E una conferma arriva proprio da Aline De Lucca, che dall’osservatorio di Google spiega che «il fattore umano va pensato prima della digitalizzazione in sé». Il primo passo, dice De Lucca, deve essere «capire come le persone processano i cambiamenti, perché non si ha paura dei cambiamenti ma di quello che si potrebbe perdere». E quindi in azienda «diventa importante il processo di comunicazione, spiegando perché si sta facendo una determinata scelta, distribuendo le responsabilità e facendo in modo che queste responsabilità siano nelle mani delle risorse più resilienti, motivate e visionarie, in grado di spiegare agli altri cosa si guadagna e non cosa si perde con il cambiamento».

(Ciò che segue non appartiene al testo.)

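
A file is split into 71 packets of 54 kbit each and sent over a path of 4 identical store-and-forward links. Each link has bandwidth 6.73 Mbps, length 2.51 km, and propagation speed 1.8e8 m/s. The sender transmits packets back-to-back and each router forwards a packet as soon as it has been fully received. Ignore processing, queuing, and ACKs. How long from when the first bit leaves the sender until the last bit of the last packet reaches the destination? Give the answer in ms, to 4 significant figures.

Per-hop transmission t_tx = L/R = 54000/6730000 = 8.02377 ms.
Per-hop propagation t_prop = 2510/180000000 = 0.0139444 ms.
Pipeline fill: first packet needs 4·t_tx to clear all hops; remaining 70 packets each add one t_tx.
Total = (4+71-1)·t_tx + 4·t_prop = 74·8.02377 + 4·0.0139444 = 593.8 ms.

593.8 ms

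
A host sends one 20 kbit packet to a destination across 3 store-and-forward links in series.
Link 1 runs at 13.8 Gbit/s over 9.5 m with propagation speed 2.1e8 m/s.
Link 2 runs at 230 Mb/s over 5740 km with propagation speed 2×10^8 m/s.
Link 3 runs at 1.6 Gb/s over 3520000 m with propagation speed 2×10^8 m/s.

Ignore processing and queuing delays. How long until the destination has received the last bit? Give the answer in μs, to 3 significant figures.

46400 μs

L = 20000 bits.
Transmission delays (L/R per hop): 1.44928, 86.9565, 12.5 μs; sum = 100.906 μs.
Propagation delays (d/s per hop): 0.0452381, 28700, 17600 μs; sum = 46300 μs.
End-to-end = 46400 μs.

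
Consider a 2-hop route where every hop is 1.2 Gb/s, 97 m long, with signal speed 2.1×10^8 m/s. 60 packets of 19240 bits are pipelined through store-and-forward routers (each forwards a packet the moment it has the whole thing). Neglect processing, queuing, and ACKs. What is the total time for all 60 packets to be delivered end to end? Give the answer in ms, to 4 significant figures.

0.9790 ms

Per-hop transmission t_tx = L/R = 19240/1200000000 = 0.0160333 ms.
Per-hop propagation t_prop = 97/210000000 = 0.000461905 ms.
Pipeline fill: first packet needs 2·t_tx to clear all hops; remaining 59 packets each add one t_tx.
Total = (2+60-1)·t_tx + 2·t_prop = 61·0.0160333 + 2·0.000461905 = 0.9790 ms.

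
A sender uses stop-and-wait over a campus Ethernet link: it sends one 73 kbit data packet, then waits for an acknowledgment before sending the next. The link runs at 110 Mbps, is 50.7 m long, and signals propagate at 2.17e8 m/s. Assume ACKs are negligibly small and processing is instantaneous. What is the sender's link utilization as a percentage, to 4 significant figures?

t_tx = L/R = 73000/110000000 = 0.000663636 s.
t_prop = 50.7/217000000 = 2.33641e-07 s; RTT = 4.67281e-07 s.
Cycle = t_tx + RTT = 0.000664104 s.
Utilization = t_tx / cycle = 0.000663636/0.000664104 = 99.93 %.

99.93 %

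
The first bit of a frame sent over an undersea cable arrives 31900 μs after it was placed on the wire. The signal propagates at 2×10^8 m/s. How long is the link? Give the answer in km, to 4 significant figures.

6380 km

d = s × t_prop = 200000000 × 0.0319 = 6380 km.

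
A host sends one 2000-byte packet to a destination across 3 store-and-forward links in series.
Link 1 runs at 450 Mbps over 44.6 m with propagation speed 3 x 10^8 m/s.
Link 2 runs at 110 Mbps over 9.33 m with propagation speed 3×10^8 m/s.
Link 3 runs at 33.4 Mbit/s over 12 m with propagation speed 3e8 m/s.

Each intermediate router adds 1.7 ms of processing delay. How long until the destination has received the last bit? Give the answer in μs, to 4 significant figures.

L = 2000 × 8 = 16000 bits.
Transmission delays (L/R per hop): 35.5556, 145.455, 479.042 μs; sum = 660.052 μs.
Propagation delays (d/s per hop): 0.148667, 0.0311, 0.04 μs; sum = 0.219767 μs.
Processing at 2 router(s): 2 × 1.7 ms = 3400 μs.
End-to-end = 4060 μs.

4060 μs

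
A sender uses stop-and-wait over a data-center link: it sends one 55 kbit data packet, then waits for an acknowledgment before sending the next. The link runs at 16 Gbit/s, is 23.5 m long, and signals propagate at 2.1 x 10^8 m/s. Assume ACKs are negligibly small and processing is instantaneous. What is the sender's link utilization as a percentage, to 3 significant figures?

93.9 %

t_tx = L/R = 55000/16000000000 = 3.4375e-06 s.
t_prop = 23.5/210000000 = 1.11905e-07 s; RTT = 2.2381e-07 s.
Cycle = t_tx + RTT = 3.66131e-06 s.
Utilization = t_tx / cycle = 3.4375e-06/3.66131e-06 = 93.9 %.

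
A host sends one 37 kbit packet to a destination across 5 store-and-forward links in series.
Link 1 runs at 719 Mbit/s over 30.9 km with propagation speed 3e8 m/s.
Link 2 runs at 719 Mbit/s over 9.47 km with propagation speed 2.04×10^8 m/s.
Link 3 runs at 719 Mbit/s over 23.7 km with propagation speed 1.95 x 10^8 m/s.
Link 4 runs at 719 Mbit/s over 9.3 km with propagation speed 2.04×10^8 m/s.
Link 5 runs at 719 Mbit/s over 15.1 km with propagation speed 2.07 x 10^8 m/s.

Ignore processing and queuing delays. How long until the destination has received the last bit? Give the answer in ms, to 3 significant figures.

L = 37000 bits.
Transmission delay per hop = L/R = 37000/719000000 = 0.0514604 ms; 5 hops → 0.257302 ms.
Propagation delays (d/s per hop): 0.103, 0.0464216, 0.121538, 0.0455882, 0.0729469 ms; sum = 0.389495 ms.
End-to-end = 0.647 ms.

0.647 ms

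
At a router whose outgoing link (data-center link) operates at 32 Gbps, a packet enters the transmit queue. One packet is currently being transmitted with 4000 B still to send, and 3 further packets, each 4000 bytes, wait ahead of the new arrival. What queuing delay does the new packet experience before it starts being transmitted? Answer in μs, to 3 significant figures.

Each queued packet: L/R = 32000/32000000000 = 1 μs.
3 queued → 3 μs.
Plus remaining 32000 bits of current packet: 1 μs.
Queuing delay = 4.00 μs.

4.00 μs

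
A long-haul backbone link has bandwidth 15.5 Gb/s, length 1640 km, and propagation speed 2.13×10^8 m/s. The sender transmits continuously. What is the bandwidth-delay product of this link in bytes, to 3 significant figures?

Propagation delay = 1640000 / 213000000 = 0.00769953 s.
BDP = R × t_prop = 15500000000 × 0.00769953 = 119343000 bits.
In bytes: 119343000/8 = 14900000 bytes.

14900000 bytes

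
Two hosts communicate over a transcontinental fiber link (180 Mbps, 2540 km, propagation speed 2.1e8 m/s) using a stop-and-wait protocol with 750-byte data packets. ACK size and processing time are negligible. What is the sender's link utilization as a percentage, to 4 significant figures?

t_tx = L/R = 6000/180000000 = 3.33333e-05 s.
t_prop = 2540000/210000000 = 0.0120952 s; RTT = 0.0241905 s.
Cycle = t_tx + RTT = 0.0242238 s.
Utilization = t_tx / cycle = 3.33333e-05/0.0242238 = 0.1376 %.

0.1376 %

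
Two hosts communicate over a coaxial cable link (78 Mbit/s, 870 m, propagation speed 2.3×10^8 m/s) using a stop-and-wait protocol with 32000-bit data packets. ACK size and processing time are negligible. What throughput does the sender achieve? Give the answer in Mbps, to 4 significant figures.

t_tx = L/R = 32000/78000000 = 0.000410256 s.
t_prop = 870/2.3e+08 = 3.78261e-06 s; RTT = 7.56522e-06 s.
Cycle = t_tx + RTT = 0.000417822 s.
Throughput = L / cycle = 32000 / 0.000417822 = 76.59 Mbps.

76.59 Mbps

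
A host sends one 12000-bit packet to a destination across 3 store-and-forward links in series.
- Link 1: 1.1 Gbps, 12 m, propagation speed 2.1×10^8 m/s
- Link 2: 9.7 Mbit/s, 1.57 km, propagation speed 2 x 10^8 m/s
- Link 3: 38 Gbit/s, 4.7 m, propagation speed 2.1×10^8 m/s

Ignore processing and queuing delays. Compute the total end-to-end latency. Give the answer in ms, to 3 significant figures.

1.26 ms

Transmission delays (L/R per hop): 0.0109091, 1.23711, 0.000315789 ms; sum = 1.24834 ms.
Propagation delays (d/s per hop): 5.71429e-05, 0.00785, 2.2381e-05 ms; sum = 0.00792952 ms.
End-to-end = 1.26 ms.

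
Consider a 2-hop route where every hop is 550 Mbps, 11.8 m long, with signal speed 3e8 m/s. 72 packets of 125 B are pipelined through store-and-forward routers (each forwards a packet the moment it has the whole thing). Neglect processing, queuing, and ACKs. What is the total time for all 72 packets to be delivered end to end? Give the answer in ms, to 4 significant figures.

Per-hop transmission t_tx = L/R = 1000/550000000 = 0.00181818 ms.
Per-hop propagation t_prop = 11.8/300000000 = 3.93333e-05 ms.
Pipeline fill: first packet needs 2·t_tx to clear all hops; remaining 71 packets each add one t_tx.
Total = (2+72-1)·t_tx + 2·t_prop = 73·0.00181818 + 2·3.93333e-05 = 0.1328 ms.

0.1328 ms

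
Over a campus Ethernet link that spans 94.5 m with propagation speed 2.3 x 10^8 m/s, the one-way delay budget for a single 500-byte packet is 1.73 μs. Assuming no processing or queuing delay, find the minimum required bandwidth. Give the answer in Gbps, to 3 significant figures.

3.03 Gbps

L = 4000 bits.
Propagation delay = 94.5 / 2.3e+08 = 0.41087 μs.
Transmission budget = 1.73 − 0.41087 = 1.31913 μs.
R ≥ L / t_tx = 4000 bits / 1.31913e-06 s = 3.03 Gbps.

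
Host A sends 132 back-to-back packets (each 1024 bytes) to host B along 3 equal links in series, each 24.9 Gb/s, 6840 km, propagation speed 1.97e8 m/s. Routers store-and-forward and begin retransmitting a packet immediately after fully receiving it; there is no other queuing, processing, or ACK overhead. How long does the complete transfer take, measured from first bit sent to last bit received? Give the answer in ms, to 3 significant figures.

104 ms

Per-hop transmission t_tx = L/R = 8192/24900000000 = 0.000328996 ms.
Per-hop propagation t_prop = 6840000/197000000 = 34.7208 ms.
Pipeline fill: first packet needs 3·t_tx to clear all hops; remaining 131 packets each add one t_tx.
Total = (3+132-1)·t_tx + 3·t_prop = 134·0.000328996 + 3·34.7208 = 104 ms.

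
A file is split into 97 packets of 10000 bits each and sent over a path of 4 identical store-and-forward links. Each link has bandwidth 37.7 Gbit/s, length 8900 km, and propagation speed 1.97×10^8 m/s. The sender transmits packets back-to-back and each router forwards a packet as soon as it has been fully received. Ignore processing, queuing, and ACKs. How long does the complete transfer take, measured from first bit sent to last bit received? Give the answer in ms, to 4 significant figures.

Per-hop transmission t_tx = L/R = 10000/37700000000 = 0.000265252 ms.
Per-hop propagation t_prop = 8900000/197000000 = 45.1777 ms.
Pipeline fill: first packet needs 4·t_tx to clear all hops; remaining 96 packets each add one t_tx.
Total = (4+97-1)·t_tx + 4·t_prop = 100·0.000265252 + 4·45.1777 = 180.7 ms.

180.7 ms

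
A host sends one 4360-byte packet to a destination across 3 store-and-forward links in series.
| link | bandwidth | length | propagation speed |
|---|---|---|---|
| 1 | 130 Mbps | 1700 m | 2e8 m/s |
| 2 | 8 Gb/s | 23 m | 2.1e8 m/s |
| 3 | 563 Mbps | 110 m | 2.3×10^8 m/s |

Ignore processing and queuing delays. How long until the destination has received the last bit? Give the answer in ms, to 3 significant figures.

0.344 ms

L = 4360 × 8 = 34880 bits.
Transmission delays (L/R per hop): 0.268308, 0.00436, 0.0619538 ms; sum = 0.334622 ms.
Propagation delays (d/s per hop): 0.0085, 0.000109524, 0.000478261 ms; sum = 0.00908778 ms.
End-to-end = 0.344 ms.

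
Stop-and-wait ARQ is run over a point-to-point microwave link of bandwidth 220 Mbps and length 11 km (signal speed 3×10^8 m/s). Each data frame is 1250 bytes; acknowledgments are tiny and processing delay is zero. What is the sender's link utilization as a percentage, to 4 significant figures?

t_tx = L/R = 10000/220000000 = 4.54545e-05 s.
t_prop = 11000/300000000 = 3.66667e-05 s; RTT = 7.33333e-05 s.
Cycle = t_tx + RTT = 0.000118788 s.
Utilization = t_tx / cycle = 4.54545e-05/0.000118788 = 38.27 %.

38.27 %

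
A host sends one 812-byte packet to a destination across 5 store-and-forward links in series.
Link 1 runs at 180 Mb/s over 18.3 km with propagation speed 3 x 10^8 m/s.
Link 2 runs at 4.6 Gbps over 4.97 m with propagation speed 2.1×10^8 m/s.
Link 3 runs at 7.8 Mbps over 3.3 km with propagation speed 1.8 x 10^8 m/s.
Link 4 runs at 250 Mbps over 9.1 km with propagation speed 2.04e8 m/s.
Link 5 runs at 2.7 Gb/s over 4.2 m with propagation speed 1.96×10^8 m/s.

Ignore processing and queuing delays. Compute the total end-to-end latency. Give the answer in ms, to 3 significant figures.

L = 812 × 8 = 6496 bits.
Transmission delays (L/R per hop): 0.0360889, 0.00141217, 0.832821, 0.025984, 0.00240593 ms; sum = 0.898712 ms.
Propagation delays (d/s per hop): 0.061, 2.36667e-05, 0.0183333, 0.0446078, 2.14286e-05 ms; sum = 0.123986 ms.
End-to-end = 1.02 ms.

1.02 ms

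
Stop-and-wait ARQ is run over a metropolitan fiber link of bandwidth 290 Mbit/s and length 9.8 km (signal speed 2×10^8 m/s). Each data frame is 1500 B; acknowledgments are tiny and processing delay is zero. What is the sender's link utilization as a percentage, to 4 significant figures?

t_tx = L/R = 12000/290000000 = 4.13793e-05 s.
t_prop = 9800/200000000 = 4.9e-05 s; RTT = 9.8e-05 s.
Cycle = t_tx + RTT = 0.000139379 s.
Utilization = t_tx / cycle = 4.13793e-05/0.000139379 = 29.69 %.

29.69 %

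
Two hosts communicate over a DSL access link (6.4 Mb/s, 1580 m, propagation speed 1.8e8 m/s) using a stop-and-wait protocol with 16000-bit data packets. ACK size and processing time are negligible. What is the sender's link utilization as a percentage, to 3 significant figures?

t_tx = L/R = 16000/6400000 = 0.0025 s.
t_prop = 1580/180000000 = 8.77778e-06 s; RTT = 1.75556e-05 s.
Cycle = t_tx + RTT = 0.00251756 s.
Utilization = t_tx / cycle = 0.0025/0.00251756 = 99.3 %.

99.3 %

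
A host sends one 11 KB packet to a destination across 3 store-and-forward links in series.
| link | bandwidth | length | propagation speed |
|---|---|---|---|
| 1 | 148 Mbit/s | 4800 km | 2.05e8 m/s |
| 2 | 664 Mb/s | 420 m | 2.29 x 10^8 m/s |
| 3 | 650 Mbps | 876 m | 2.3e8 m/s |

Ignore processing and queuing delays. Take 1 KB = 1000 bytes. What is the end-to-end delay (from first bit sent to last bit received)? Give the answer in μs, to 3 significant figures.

24300 μs

L = 88000 bits.
Transmission delays (L/R per hop): 594.595, 132.53, 135.385 μs; sum = 862.509 μs.
Propagation delays (d/s per hop): 23414.6, 1.83406, 3.8087 μs; sum = 23420.3 μs.
End-to-end = 24300 μs.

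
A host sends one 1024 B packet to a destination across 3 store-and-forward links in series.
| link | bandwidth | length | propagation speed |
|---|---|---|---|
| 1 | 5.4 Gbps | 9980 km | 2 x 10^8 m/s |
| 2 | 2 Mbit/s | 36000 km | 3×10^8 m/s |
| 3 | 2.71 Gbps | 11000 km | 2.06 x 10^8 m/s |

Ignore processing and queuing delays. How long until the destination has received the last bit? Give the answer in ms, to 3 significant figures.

227 ms

L = 1024 × 8 = 8192 bits.
Transmission delays (L/R per hop): 0.00151704, 4.096, 0.00302288 ms; sum = 4.10054 ms.
Propagation delays (d/s per hop): 49.9, 120, 53.3981 ms; sum = 223.298 ms.
End-to-end = 227 ms.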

L’obiettivo è quello di generare una contaminazione a tutti i livelli, un effetto a cascata nelle organizzazioni. Che non dovranno più essere le stesse, come spiega Alessandro Montanari. «I dipartimenti a silos, ciascuno con le proprie funzioni, hanno sempre meno senso. Le organizzazioni sono sempre più liquide», dice. «E gli hr in futuro saranno quindi sempre più “architetti della collaborazione” in azienda, soggetti che si fanno carico di disegnare e coordinare i nuovi spazi».

Tutto questo però deve necessariamente confrontarsi con la realtà imprenditoriale italiana. Come spiega Ottavio Campigli, «solo il 9% delle aziende ritiene che le proprie persone siano pronte per il cambiamento a cui andiamo incontro». Ma nello stesso tempo, «l’80% ritiene che il 2021 sia il momento giusto per lavorare sul capitale umano e l’organizzazione per metterli al centro e renderli fattore abilitante della trasformazione digitale».

Cosa fare? Se è vero – come ha raccontato la Harvard Business Review – che il 59% delle migliori aziende al mondo nella selezione dei c-level ha messo come primo requisito la digital readiness, il primo step sarà quindi lavorare sulle competenze. «Sia sui nuovi assunti, costruendo un team di innovation che sia portatore sano di know how», dice Campigli, «sia su tutta la popolazione aziendale, in modo che tutte le funzioni – e non solo chi fa tech – siano parte del cambiamento».

Badenoch + Clark, ad esempio, ha costruito uno strumento chiamato “Digital Readiness Check Up” da mettere a disposizione delle aziende per identificare le competenze digitali dei professionisti, compararle con il mercato e poi lavorare sulle lacune esistenti con percorsi formativi personalizzati.

Altri suggerimenti arrivano da De Lucca e Montanari. La manager di Google ribadisce l’importanza di «avere un gruppo di persone in azienda che sia in grado di trascinare gli altri nel cambiamento», puntando su una «comunicazione efficace che mostri quali sono i benefici apportati dal cambiamento digitale». Secondo Montanari, poi, «ci deve essere uno spazio di leggerezza da recuperare nelle aziende per essere veramente innovativi». Uno spazio in cui si può procedere anche per tentativi ed errori. «Spesso quando innovi fai degli errori», diceva Steve Jobs, «meglio ammetterli rapidamente e continuare a migliorare le altre tue innovazioni».